Most of the jobs I’ve held in my lifetime have been service jobs. I started out cleaning up trash, graduated to scooping ice cream and waiting tables and bartending. I did a stint as a bike mechanic and a short stretch in a nonprofit, but it was all those service jobs that fired me up and made me angry, sent me reading Barbara Ehrenreich and wondering how on earth an economy that depends on paying as few people as possible as little as possible can ever survive without eating itself.
Yet this is the plan of thousands of giant corporate employers, many of which continue to exist profitably by spending money to fight unions tooth and nail rather than pay a living wage or some benefits, and allow the state to fill in the gaps with Medicaid and food stamps. Ehrenreich documented in Nickel and Dimed excruciating detail how the low-wage jobs she worked never paid her enough to buy the products she sold.
Service jobs are no one’s dream, but then again neither was factory labor until the labor movement made it a respectable middle-class gig, one that was hard, sure, but one that would support your family and pay you a nice pension to let you retire, gave you health benefits so you might last to see that retirement.
Matthew Yglesias noted recently, referring back to the men who he hired to help him move:
In the real world, the reason I earn more than Salvadoran movers is the same as the reason I work less hard—I have more valuable skills, and people with valuable skills can demand both more money and cushier working conditions. But it’s not as if those guys were too lazy to become American political pundits, they were born in El Salvador in the middle of a civil war and never had a chance to obtain the relevant skills.
Without “valuable” skills—a word I’d quibble with, and probably will in more detail in the not-too-distant future—the only hope workers have to demand better pay and conditions is banding together. Yglesias’s example shows exactly the problem with the service economy—finding more people who are capable of carrying boxes in and out of apartments is much easier than finding people educated enough to do good political journalism, or assemble automobiles, or practice medicine, or, apparently, unravel complicated credit default swaps or sell derivatives on Wall Street (that’s the logic behind the obscene bonuses, right?).
Immigrants, women, and people of color make up the service economy; it’s the reason both for the lingering wage gap and the diversity of service-employee unions. Liza Featherstone noted that Andy Stern didn’t fit the macho stereotype of a union leader; either Anna Burger or Mary Kay Henry will subvert that stereotype even further. The first woman in charge of a major labor union? Yet it will only be representative of the labor force, which this past year became majority-female (as did union labor; SEIU is 56% female).

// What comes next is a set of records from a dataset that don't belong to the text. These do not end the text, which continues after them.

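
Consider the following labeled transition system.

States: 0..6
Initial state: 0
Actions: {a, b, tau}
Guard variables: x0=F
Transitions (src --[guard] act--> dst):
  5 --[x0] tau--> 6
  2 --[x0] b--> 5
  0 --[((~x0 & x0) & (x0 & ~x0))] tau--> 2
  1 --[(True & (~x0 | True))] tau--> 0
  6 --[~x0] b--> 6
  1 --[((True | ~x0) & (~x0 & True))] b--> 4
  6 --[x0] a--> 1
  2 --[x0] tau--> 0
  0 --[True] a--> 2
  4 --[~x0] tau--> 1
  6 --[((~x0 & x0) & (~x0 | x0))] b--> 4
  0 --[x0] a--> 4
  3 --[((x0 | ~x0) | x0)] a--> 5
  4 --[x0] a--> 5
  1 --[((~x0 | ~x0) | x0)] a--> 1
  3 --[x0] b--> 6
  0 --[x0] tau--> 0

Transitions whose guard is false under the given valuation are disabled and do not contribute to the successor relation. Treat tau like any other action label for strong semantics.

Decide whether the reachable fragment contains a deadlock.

R = {0,2}
  0: a→2  [1 out]
  2: ∅  [STUCK]
witness 2: a

Answer: DEADLOCK at state 2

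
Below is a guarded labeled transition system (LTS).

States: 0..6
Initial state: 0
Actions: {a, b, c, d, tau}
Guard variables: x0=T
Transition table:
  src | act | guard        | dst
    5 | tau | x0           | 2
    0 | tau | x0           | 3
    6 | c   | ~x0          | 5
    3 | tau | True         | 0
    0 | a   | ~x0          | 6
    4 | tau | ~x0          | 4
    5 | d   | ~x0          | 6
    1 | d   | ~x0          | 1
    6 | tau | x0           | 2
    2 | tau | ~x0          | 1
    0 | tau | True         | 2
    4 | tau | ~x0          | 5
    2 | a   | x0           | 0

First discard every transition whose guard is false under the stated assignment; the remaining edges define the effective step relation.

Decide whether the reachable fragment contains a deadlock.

R = {0,2,3}
  0: tau→2  tau→3  [deg 2]
  2: a→0  [deg 1]
  3: tau→0  [deg 1]

Answer: DEADLOCK-FREE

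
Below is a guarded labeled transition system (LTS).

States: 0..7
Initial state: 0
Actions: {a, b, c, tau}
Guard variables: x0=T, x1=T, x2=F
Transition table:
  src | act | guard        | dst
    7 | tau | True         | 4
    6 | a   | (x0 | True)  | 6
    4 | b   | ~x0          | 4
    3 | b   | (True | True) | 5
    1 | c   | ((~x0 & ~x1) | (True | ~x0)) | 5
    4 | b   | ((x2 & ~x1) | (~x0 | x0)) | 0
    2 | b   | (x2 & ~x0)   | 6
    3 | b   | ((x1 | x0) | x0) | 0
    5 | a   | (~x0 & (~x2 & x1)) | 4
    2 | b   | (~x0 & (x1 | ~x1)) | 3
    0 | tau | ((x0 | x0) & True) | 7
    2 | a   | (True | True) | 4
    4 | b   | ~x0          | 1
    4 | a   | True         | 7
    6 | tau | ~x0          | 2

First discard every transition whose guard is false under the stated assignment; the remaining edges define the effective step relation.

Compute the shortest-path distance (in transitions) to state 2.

BFS to 2:
  L0 = {0}
  L1 = {7}
  L2 = {4}
2 never appears.

Answer: UNREACHABLE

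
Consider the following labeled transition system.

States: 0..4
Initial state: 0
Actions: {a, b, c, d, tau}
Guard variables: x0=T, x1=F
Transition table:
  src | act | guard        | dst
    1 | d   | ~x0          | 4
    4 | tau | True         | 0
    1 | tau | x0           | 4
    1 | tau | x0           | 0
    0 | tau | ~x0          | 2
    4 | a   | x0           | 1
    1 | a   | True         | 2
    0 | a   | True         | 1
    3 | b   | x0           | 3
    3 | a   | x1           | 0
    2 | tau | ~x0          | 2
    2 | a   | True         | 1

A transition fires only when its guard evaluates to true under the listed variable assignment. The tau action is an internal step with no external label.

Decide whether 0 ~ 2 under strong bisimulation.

Bisimulation quotient by refinement:
  round 0: {{0,1,2,3,4}}
  round 1: {{0,2},{1,4},{3}}
  round 2: {{0,2},{1},{3},{4}}
stable after 3 split(s): 4 block(s)
0∈{0,2}, 2∈{0,2}

Answer: BISIMILAR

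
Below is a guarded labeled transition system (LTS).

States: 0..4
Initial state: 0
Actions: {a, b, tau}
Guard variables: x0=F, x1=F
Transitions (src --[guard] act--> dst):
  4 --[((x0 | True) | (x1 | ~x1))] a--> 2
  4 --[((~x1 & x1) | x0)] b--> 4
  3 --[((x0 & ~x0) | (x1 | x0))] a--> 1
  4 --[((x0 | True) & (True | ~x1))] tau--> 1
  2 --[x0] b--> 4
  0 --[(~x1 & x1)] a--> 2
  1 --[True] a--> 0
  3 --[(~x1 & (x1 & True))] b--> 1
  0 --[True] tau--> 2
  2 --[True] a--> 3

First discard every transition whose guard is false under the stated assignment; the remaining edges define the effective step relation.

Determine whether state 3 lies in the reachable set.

Guard filter leaves 5 enabled edge(s).
L0 = {0}
L1 = {2}  cumulative {0,2}
L2 = {3}  cumulative {0,2,3}
Reach set: {0,2,3}
trace reaching 3: tau·a

Answer: REACHABLE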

The common refrain for a while as Democrats returned to power and then struggled to maintain it is that we don’t just need more jobs, but we need those jobs to be good jobs. We’ve heard the argument that our economy can’t sustain itself without manufacturing—which is, in some sense, true. But it’s also true that the manufacturing jobs once upon a time weren’t “good jobs” either. The benefits that made them good jobs were fought for and won.
As the shape of the workforce changes, then, the face of labor changes as well. It will take more organizing, more fighting to ensure that service workers are treated well, that we don’t write people off, dismiss their jobs as less valuable, let them slide. Whatever the result of the shift in leadership at SEIU is, it is likely to make some people think a little bit differently about labor and organizing.